There’s something of the fairy tale in all of Kaneto Shindo’s films. Onibaba is no exception. The characters aren’t so much real people as they are archetypes in this fable about human animals, war, and sex. It’s an impressive visual tour de force, especially when you consider that almost all of the action takes place in a massive field of susuki grass.
The story is simple. A young man named Kichi has been conscripted into one of the many armies present during Japan’s warring states period, leaving the women in his life to fend for themselves. His mother and wife make ends meet by killing off any samurai who wander into the tall grass near their hut and selling their arms and armor. They ditch the bodies in a pit that lies hidden in the grass and wait to see if the winds of fate will ever return their loved one. Eventually, Kichi’s friend Hachi does return, but with bad news. Kichi was killed and Hachi barely got away with his own skin.
Shindo uses this simple plot to explore the smallness of humans in the world and the drives that help us all to survive. The women have become little more than animals, living in squalor and feeding ravenously on what little food they can kill or scavenge. Hachi is filled with lust that soon infects his friend’s widow and which frightens Kichi’s mother. Death and sex intertwine and reiforce one another as the only ways that these people can survive. The outside world has turned on them, so they mostly ignore it, focusing instead on their tiny existence in their claustrophobic field of tall grass.
While the thematic content of the film is interesting, it’s the visual cues that really set it apart. It’s so visually articulate that anyone could watch and enjoy it without ever hearing (or reading) a line of dialog. Shindo and cinematographer Kiyomi Kuroda (who also shot his masterwork, Kuroneko) create such a rich set of black and white images that it’s a shame that the film isn’t a little more tightly edited. I felt the film to be 15-20 minutes too long. The middle section really sags, but it might just feel that way to my modern eyes.

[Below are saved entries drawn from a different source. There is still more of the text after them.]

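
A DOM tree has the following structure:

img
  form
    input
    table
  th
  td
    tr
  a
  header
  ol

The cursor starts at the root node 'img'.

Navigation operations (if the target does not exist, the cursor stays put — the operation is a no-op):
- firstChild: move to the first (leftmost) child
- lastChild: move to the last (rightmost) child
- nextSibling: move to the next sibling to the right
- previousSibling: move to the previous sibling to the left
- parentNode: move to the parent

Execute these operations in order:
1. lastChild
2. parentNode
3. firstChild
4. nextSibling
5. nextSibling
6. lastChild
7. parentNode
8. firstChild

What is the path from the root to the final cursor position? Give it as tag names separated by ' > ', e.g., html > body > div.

After 1 (lastChild): ol
After 2 (parentNode): img
After 3 (firstChild): form
After 4 (nextSibling): th
After 5 (nextSibling): td
After 6 (lastChild): tr
After 7 (parentNode): td
After 8 (firstChild): tr

Answer: img > td > tr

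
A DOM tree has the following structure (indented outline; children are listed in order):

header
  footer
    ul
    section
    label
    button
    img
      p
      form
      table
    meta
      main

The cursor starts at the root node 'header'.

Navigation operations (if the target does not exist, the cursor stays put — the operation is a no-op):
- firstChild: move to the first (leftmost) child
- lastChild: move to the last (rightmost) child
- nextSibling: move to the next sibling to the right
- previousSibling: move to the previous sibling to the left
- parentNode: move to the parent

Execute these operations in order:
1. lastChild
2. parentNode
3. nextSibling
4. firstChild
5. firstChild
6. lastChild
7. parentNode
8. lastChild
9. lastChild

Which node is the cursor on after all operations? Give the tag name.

After 1 (lastChild): footer
After 2 (parentNode): header
After 3 (nextSibling): header (no-op, stayed)
After 4 (firstChild): footer
After 5 (firstChild): ul
After 6 (lastChild): ul (no-op, stayed)
After 7 (parentNode): footer
After 8 (lastChild): meta
After 9 (lastChild): main

Answer: main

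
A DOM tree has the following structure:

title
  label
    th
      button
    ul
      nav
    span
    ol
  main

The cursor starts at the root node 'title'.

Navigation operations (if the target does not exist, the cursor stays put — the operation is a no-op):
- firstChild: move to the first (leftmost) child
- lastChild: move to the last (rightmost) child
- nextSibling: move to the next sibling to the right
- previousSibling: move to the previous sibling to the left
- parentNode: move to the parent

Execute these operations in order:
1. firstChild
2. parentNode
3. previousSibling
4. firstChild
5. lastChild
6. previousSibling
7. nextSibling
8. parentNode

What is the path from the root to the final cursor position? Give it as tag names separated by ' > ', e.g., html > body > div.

Answer: title > label

Derivation:
After 1 (firstChild): label
After 2 (parentNode): title
After 3 (previousSibling): title (no-op, stayed)
After 4 (firstChild): label
After 5 (lastChild): ol
After 6 (previousSibling): span
After 7 (nextSibling): ol
After 8 (parentNode): label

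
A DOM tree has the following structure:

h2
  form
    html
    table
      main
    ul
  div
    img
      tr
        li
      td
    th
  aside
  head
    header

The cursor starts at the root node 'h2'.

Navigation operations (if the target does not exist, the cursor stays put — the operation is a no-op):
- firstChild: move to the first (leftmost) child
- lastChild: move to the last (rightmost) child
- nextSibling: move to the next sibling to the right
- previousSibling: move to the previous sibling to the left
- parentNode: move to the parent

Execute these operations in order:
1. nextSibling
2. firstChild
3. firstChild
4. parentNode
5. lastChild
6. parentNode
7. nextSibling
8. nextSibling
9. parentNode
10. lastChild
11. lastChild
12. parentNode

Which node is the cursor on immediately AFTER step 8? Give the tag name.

After 1 (nextSibling): h2 (no-op, stayed)
After 2 (firstChild): form
After 3 (firstChild): html
After 4 (parentNode): form
After 5 (lastChild): ul
After 6 (parentNode): form
After 7 (nextSibling): div
After 8 (nextSibling): aside

Answer: aside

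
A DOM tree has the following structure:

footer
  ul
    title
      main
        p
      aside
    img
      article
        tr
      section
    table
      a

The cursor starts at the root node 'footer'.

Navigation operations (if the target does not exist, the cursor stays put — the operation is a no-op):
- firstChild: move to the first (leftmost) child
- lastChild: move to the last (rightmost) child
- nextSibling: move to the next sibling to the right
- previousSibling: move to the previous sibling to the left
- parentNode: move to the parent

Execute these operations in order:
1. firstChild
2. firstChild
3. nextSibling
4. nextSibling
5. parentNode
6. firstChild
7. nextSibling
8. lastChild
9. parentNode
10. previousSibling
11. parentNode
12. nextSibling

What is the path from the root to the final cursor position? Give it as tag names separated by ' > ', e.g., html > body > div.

After 1 (firstChild): ul
After 2 (firstChild): title
After 3 (nextSibling): img
After 4 (nextSibling): table
After 5 (parentNode): ul
After 6 (firstChild): title
After 7 (nextSibling): img
After 8 (lastChild): section
After 9 (parentNode): img
After 10 (previousSibling): title
After 11 (parentNode): ul
After 12 (nextSibling): ul (no-op, stayed)

Answer: footer > ul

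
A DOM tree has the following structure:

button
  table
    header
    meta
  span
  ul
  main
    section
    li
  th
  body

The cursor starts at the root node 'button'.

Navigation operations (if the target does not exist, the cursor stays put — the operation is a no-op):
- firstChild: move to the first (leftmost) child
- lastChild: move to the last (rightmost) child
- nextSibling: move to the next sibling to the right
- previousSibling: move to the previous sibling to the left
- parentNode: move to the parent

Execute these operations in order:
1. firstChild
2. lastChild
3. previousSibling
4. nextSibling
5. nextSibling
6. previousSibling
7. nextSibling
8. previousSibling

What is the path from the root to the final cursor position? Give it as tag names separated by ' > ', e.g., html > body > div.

After 1 (firstChild): table
After 2 (lastChild): meta
After 3 (previousSibling): header
After 4 (nextSibling): meta
After 5 (nextSibling): meta (no-op, stayed)
After 6 (previousSibling): header
After 7 (nextSibling): meta
After 8 (previousSibling): header

Answer: button > table > header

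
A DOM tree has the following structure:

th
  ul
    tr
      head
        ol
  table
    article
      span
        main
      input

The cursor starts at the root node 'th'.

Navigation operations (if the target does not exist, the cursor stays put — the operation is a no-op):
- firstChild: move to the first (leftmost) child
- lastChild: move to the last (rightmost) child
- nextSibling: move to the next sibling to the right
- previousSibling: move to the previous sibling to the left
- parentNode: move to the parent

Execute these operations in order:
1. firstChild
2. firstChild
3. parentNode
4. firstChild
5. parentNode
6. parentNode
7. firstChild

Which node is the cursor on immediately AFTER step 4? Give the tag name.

Answer: tr

Derivation:
After 1 (firstChild): ul
After 2 (firstChild): tr
After 3 (parentNode): ul
After 4 (firstChild): tr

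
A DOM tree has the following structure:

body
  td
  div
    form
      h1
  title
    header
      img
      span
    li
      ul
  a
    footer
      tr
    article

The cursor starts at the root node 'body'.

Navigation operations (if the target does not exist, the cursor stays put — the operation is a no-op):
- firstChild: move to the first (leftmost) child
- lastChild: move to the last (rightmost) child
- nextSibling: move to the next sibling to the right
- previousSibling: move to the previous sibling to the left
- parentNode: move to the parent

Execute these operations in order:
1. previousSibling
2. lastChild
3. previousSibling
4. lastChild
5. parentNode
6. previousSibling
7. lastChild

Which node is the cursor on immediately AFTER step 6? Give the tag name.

After 1 (previousSibling): body (no-op, stayed)
After 2 (lastChild): a
After 3 (previousSibling): title
After 4 (lastChild): li
After 5 (parentNode): title
After 6 (previousSibling): div

Answer: div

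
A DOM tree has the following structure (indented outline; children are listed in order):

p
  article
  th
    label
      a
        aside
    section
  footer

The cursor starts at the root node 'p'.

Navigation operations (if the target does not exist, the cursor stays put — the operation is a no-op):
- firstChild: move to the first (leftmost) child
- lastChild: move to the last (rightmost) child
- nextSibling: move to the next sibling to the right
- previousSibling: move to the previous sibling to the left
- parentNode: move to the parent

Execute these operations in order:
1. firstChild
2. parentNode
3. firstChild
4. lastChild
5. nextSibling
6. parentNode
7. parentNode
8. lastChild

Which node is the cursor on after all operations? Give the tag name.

Answer: footer

Derivation:
After 1 (firstChild): article
After 2 (parentNode): p
After 3 (firstChild): article
After 4 (lastChild): article (no-op, stayed)
After 5 (nextSibling): th
After 6 (parentNode): p
After 7 (parentNode): p (no-op, stayed)
After 8 (lastChild): footer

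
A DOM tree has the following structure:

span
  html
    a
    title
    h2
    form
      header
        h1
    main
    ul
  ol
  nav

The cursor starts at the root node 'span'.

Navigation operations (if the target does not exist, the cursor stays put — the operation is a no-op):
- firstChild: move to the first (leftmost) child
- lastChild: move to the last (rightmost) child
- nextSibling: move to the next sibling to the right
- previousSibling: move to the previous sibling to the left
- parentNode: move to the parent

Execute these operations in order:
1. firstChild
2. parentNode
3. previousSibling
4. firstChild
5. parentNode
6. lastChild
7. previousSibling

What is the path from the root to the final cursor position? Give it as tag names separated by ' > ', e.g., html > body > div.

Answer: span > ol

Derivation:
After 1 (firstChild): html
After 2 (parentNode): span
After 3 (previousSibling): span (no-op, stayed)
After 4 (firstChild): html
After 5 (parentNode): span
After 6 (lastChild): nav
After 7 (previousSibling): ol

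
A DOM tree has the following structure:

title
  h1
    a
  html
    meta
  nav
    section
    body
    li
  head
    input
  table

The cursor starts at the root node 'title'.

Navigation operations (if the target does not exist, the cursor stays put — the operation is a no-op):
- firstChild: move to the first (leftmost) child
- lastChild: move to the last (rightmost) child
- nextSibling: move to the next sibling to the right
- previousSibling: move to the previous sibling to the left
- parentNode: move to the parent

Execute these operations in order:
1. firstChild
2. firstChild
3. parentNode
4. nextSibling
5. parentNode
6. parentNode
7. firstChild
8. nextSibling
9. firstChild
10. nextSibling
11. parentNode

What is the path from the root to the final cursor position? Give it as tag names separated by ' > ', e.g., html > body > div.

Answer: title > html

Derivation:
After 1 (firstChild): h1
After 2 (firstChild): a
After 3 (parentNode): h1
After 4 (nextSibling): html
After 5 (parentNode): title
After 6 (parentNode): title (no-op, stayed)
After 7 (firstChild): h1
After 8 (nextSibling): html
After 9 (firstChild): meta
After 10 (nextSibling): meta (no-op, stayed)
After 11 (parentNode): html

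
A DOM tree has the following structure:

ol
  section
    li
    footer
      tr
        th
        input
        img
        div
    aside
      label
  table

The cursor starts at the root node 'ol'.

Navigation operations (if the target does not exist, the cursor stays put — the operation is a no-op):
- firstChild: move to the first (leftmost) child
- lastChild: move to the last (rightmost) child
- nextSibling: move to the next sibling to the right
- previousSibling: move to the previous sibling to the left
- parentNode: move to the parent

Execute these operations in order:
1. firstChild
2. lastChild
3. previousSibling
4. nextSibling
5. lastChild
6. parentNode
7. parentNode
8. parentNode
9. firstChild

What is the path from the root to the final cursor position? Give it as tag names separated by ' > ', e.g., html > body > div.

Answer: ol > section

Derivation:
After 1 (firstChild): section
After 2 (lastChild): aside
After 3 (previousSibling): footer
After 4 (nextSibling): aside
After 5 (lastChild): label
After 6 (parentNode): aside
After 7 (parentNode): section
After 8 (parentNode): ol
After 9 (firstChild): section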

The film also excels sonically, presenting a coherant sound design that reinforces all of the important themes. The largely percussive score by prolific composer Hiraku Hayashi only stumbles during the credits when some out of place hipster jazz elements are included. That’s a misstep that’s easy to blame on the times and the rest of the score is exceptional.
All three lead actors are very good, despite the fact that their roles are largely two-dimensional. That’s okay. This is a dark fairy tale, after all. But their bold performances add more depth than might have been present on the page and give the story a significant boost.
The presence of the Hannya mask is the only element that confused me. When we first see it, it’s being worn by a samurai general. Most Japanese would be familiar with the conventions of Noh theatre and would recognize the mask to be the representation of a woman who becomes a demon in death due to her own jealous rage. The presence of this mask on a male character says a lot but I’m still trying to come to terms with the statement. I can’t really say more here without giving away key plot points but suffice it to say that the film has given me more than a little to chew on.
While not the masterpiece that Kuroneko is, you can see Shindo working through a similar set of themes here. Kuroneko is simply the further refinement of the same ideas. Both movies feature the mother and wife of a man who was conscripted against his will. Both show these women trying to survive against a backdrop of brutality. But Kuroneko allows the women to have at least some of the power in the end, whereas Kichi’s wife and mother remain slaves to their circumstances. I think that makes for two very different statements. I think I’d have enjoyed Onibaba more had I not seen Kuroneko first, but I can’t help but recommend such virtuosic filmmaking. I’m looking forward to exploring more of Shindo’s work.